25 February 2007

(i'm on a) kick against modern jazz

...getting back to my irregularly scheduled deprogramming. in the post-valentino genre-fest, we're up to:

5 with love Y charles tolliver big band

not too much to say about this, really - it's big and brassy and exciting, pleasingly complex and contrapuntal but hardly groundbreaking. it sounds but exactly like (i)'d expect from modern big band jazz, which is this funny thing because i'm not sure the definition or sound "modern" jazz has changed all that much since the 1960s. i guess the touchstones are thad jones/mel lewis, and before that maybe mingus, though it's really that out there.

so, unlike the moran album, this one doesn't offer very much conceptual content to talk about. i guess the thing would be solos and musicianship, but that kind of thing - instrumentalism in general - doesn't tend to interest me very much at all, on an intellectual level anyway. well, if there's something especially noteworthy going on in the solos here, it's not jumping out at me.

not that there's anything wrong with any of this - well-executed renditions of familiar forms are perfectly fine in my book, in fact it's nice and maybe even necessary to have some (but not too many) of them around; more than anything for the possibility of seeing them live. (and i'm sure tolliver's band would absolutely smoke live.)

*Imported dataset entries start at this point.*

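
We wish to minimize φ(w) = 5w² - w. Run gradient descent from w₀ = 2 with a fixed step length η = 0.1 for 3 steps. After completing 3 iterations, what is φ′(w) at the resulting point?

0

φ′(w) = 10w - 1
Step 1: φ′(2) = 19; w₁ = 2 − 0.1·19 = 0.1
Step 2: φ′(0.1) = 0; w₂ = 0.1 − 0.1·0 = 0.1
Step 3: φ′(0.1) = 0; w₃ = 0.1 − 0.1·0 = 0.1
φ′(w) at (0.1) = 0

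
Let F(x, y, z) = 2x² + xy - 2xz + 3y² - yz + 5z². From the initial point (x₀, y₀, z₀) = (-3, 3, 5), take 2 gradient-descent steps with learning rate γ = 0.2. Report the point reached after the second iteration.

∇F = (4x + y - 2z, x + 6y - z, -2x - y + 10z)
Step 1: at (-3, 3, 5), ∇F = (-19, 10, 53) → (-3, 3, 5) − 0.2·(-19, 10, 53) = (0.8, 1, -5.6)
Step 2: at (0.8, 1, -5.6), ∇F = (15.4, 12.4, -58.6) → (0.8, 1, -5.6) − 0.2·(15.4, 12.4, -58.6) = (-2.28, -1.48, 6.12)

(-2.28, -1.48, 6.12)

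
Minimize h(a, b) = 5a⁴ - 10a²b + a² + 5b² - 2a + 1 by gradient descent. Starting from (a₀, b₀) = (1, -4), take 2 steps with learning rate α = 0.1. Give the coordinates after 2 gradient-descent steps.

(1433, 81)

∇h = (20a³ - 20ab + 2a - 2, -10a² + 10b)
(a₁, b₁) = (1, -4) − 0.1·(100, -50) = (-9, 1)
(a₂, b₂) = (-9, 1) − 0.1·(-14420, -800) = (1433, 81)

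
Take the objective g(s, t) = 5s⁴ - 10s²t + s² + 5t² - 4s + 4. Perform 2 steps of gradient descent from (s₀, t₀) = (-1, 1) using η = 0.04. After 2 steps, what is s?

-0.7960192

∇g = (20s³ - 20st + 2s - 4, -10s² + 10t)
Step 1: at (-1, 1), ∇g = (-6, 0) → (-1, 1) − 0.04·(-6, 0) = (-0.76, 1)
Step 2: at (-0.76, 1), ∇g = (0.90048, 4.224) → (-0.76, 1) − 0.04·(0.90048, 4.224) = (-0.7960192, 0.83104)
s = -0.7960192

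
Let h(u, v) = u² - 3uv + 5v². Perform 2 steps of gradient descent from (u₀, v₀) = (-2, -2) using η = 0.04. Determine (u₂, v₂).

∇h = (2u - 3v, -3u + 10v)
(u₁, v₁) = (-2, -2) − 0.04·(2, -14) = (-2.08, -1.44)
(u₂, v₂) = (-2.08, -1.44) − 0.04·(0.16, -8.16) = (-2.0864, -1.1136)

(-2.0864, -1.1136)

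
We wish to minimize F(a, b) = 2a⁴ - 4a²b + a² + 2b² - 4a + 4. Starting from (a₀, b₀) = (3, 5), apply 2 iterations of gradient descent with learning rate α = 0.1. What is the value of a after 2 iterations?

∇F = (8a³ - 8ab + 2a - 4, -4a² + 4b)
Step 1: at (3, 5), ∇F = (98, -16) → (3, 5) − 0.1·(98, -16) = (-6.8, 6.6)
Step 2: at (-6.8, 6.6), ∇F = (-2174.016, -158.56) → (-6.8, 6.6) − 0.1·(-2174.016, -158.56) = (210.6016, 22.456)
a = 210.6016

210.6016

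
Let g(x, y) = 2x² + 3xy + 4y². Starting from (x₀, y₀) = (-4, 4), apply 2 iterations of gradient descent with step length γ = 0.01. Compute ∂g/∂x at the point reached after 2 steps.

-4.818

∇g = (4x + 3y, 3x + 8y)
(x₁, y₁) = (-4, 4) − 0.01·(-4, 20) = (-3.96, 3.8)
(x₂, y₂) = (-3.96, 3.8) − 0.01·(-4.44, 18.52) = (-3.9156, 3.6148)
∂g/∂x at (-3.9156, 3.6148) = -4.818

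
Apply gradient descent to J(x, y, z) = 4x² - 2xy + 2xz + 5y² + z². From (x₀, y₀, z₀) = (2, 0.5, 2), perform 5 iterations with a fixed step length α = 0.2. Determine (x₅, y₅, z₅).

(-1.88192, 2.5464, -0.14656)

∇J = (8x - 2y + 2z, -2x + 10y, 2x + 2z)
Step 1: at (2, 0.5, 2), ∇J = (19, 1, 8) → (2, 0.5, 2) − 0.2·(19, 1, 8) = (-1.8, 0.3, 0.4)
Step 2: at (-1.8, 0.3, 0.4), ∇J = (-14.2, 6.6, -2.8) → (-1.8, 0.3, 0.4) − 0.2·(-14.2, 6.6, -2.8) = (1.04, -1.02, 0.96)
Step 3: at (1.04, -1.02, 0.96), ∇J = (12.28, -12.28, 4) → (1.04, -1.02, 0.96) − 0.2·(12.28, -12.28, 4) = (-1.416, 1.436, 0.16)
Step 4: at (-1.416, 1.436, 0.16), ∇J = (-13.88, 17.192, -2.512) → (-1.416, 1.436, 0.16) − 0.2·(-13.88, 17.192, -2.512) = (1.36, -2.0024, 0.6624)
Step 5: at (1.36, -2.0024, 0.6624), ∇J = (16.2096, -22.744, 4.0448) → (1.36, -2.0024, 0.6624) − 0.2·(16.2096, -22.744, 4.0448) = (-1.88192, 2.5464, -0.14656)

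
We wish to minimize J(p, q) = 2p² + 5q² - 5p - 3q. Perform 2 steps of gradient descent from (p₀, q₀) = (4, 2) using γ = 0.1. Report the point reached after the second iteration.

∇J = (4p - 5, 10q - 3)
Step 1: at (4, 2), ∇J = (11, 17) → (4, 2) − 0.1·(11, 17) = (2.9, 0.3)
Step 2: at (2.9, 0.3), ∇J = (6.6, 0) → (2.9, 0.3) − 0.1·(6.6, 0) = (2.24, 0.3)

(2.24, 0.3)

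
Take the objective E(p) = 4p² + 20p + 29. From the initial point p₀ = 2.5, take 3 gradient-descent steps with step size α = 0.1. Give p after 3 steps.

-2.46

E′(p) = 8p + 20
Step 1: E′(2.5) = 40; p₁ = 2.5 − 0.1·40 = -1.5
Step 2: E′(-1.5) = 8; p₂ = -1.5 − 0.1·8 = -2.3
Step 3: E′(-2.3) = 1.6; p₃ = -2.3 − 0.1·1.6 = -2.46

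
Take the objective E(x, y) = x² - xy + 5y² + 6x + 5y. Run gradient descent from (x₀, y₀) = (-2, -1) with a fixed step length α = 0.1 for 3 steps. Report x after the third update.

-2.681

∇E = (2x - y + 6, -x + 10y + 5)
Step 1: at (-2, -1), ∇E = (3, -3) → (-2, -1) − 0.1·(3, -3) = (-2.3, -0.7)
Step 2: at (-2.3, -0.7), ∇E = (2.1, 0.3) → (-2.3, -0.7) − 0.1·(2.1, 0.3) = (-2.51, -0.73)
Step 3: at (-2.51, -0.73), ∇E = (1.71, 0.21) → (-2.51, -0.73) − 0.1·(1.71, 0.21) = (-2.681, -0.751)
x = -2.681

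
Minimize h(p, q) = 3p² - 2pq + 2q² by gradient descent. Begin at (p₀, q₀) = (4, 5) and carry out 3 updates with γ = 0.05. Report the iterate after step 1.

∇h = (6p - 2q, -2p + 4q)
(p₁, q₁) = (4, 5) − 0.05·(14, 12) = (3.3, 4.4)

(3.3, 4.4)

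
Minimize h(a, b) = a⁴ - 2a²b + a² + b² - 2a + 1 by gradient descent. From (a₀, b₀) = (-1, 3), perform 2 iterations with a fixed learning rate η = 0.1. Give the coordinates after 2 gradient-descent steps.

(-1.2784, 2.472)

∇h = (4a³ - 4ab + 2a - 2, -2a² + 2b)
Step 1: at (-1, 3), ∇h = (4, 4) → (-1, 3) − 0.1·(4, 4) = (-1.4, 2.6)
Step 2: at (-1.4, 2.6), ∇h = (-1.216, 1.28) → (-1.4, 2.6) − 0.1·(-1.216, 1.28) = (-1.2784, 2.472)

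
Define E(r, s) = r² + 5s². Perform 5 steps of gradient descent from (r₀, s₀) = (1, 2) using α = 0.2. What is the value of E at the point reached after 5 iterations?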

but at what point does the making a "normal-sounding" jazz album (something that, again, has not changed very much at all since the early-mid '60s - pop-jazz and fusion aside - hence the phrase "post-bop," which as far as i can tell denotes the era we're still living in) become tantamount to performing a "genre exercise." and(/or) at what point does that phrase take on its negative connotations? on the surface, a straight-ahead modern big-band album like this wouldn't seem to entail the knotty theoretical concerns of someone like sharon jones. (for instance, would we ever get nick s. referring to a jazz artist as semi-fascist? possibly, but only if they were aping, like bix beiderbecke or something.)

possibly because jazz - so far out of the main stream of contemporary socio-cultural concerns - seems likewise to be in a sense outside of history. or rather, it's because lack of formal innovation has become the overwhelming norm in the jazz of the past few decades; that is, not sounding new is hardly news.

i should be careful here, because this argument is veering dangerously close to "gee, all jazz sounds the same to me" territory. except...well, it sort of does. and that's not because i haven't listened to plenty of it. it may be because i don't have a lot of patience for gleaning individual players' soloing styles and what-have-you, unless they're really striking (like bill frisell, for instance - but in that case it's more of a sonic/textural issue.)

[actually, there is something else going on - a bigger question, which i can't start to tackle right now, about how much i conceive of music metonymically, as it were - listening to/considering albums as exemplars of their particular genre/style, rather than in and of themselves. it's sort of an art/craft distinction, and sort of an issue about the individuality/specificity of artists/performers. mmmm...remind me to talk about it later.]

so what we're left with, perhaps, is two possible directions for "modern jazz," exemplified by the jason moran record (high-concept, self-aware, gimmicky) and the charles tolliver record (musically "pure," straightforward, unoriginal.) i happen to like both of these albums, or in any case i actively enjoy listening to them, which amounts to the same thing. but i'm not necessarily crazy about either of these as primary moduses operandi for contemporary jazz, and i have the sense that i might not actually like them as much if i was more familiar with lots of other records that i presume are out there doing similar things. can't say for sure though. and in any case, there are other things going on in jazz. maybe i'll get to that in another week or two.